McCain also expressed fears about the pledge to lift economic sanctions against Iran, which has crippled the oil-producing country's economy, and in particular, Iranian General Qasem Soleimani.

"Gen. [Joseph] Dunford said that the copper-tipped IEDs [improvised explosive devices] killed at least 500 [in the] Army and Marines, and they're lifting the sanctions against him?" said McCain. "Someone's going to have to explain that to me."

The general's name is shown in an annex of the nuclear deal, despite his reported aid to Shiite militias who killed American soldiers in Iraq.

He also allegedly helped Syria's Bashar al-Assad.

"Soleimani is the guy that sent the copper-tipped IEDs into Iraq," said McCain, the head of the Senate Armed Services Committee.

At this point, however, "it's almost a take it or leave it" situation because it's an agreement, said McCain.

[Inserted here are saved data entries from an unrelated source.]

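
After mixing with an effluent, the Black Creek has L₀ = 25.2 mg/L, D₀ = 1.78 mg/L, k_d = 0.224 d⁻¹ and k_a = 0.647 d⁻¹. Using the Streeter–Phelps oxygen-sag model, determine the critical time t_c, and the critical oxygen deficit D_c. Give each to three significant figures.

t_c = [1/(k_a−k_d)] ln[(k_a/k_d)(1 − D₀(k_a−k_d)/(k_d L₀))]
= [1/(0.647−0.224)] ln[(0.647/0.224)(1 − 1.78×0.4230/(0.224×25.2))]
= (1/0.4230) ln[2.888 × 0.8666] = 2.364 × ln(2.503) = 2.364 × 0.9175 = 2.169 d.
D_c = (k_d/k_a) L₀ e^(−k_d t_c) = (0.224/0.647) × 25.2 × e^(−0.224×2.169) = 0.3462 × 25.2 × 0.6152 = 5.367 mg/L.

t_c ≈ 2.17 d; D_c ≈ 5.37 mg/L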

"But I also think we should be deeply concerned about continued Iranian aggression," said the lawmaker.

"They're now controlling four countries. We just found out when I was in Afghanistan over the Fourth of July. They're now providing weapons to the Taliban. Everywhere they're on the move, and they're succeeding and still the chief state sponsor of terror," McCain said.

He also said there was "very little doubt" from the Iranian side that the US wanted to hammer out the deal more than they did, "and that's how you got somehow an agreement on conventional weapons crept into this, when Secretary [John] Kerry had assured us time after time after time that this was only nuclear."

He added that there is "great concern" about how Iran intends to use the "tens of billions of dollars that are now going to be freed up."

"And, frankly, I'm on the side of Bibi [Israeli Prime Minister Benjamin Netanyahu]," said the senator, underlining his alliance with the Israeli leader.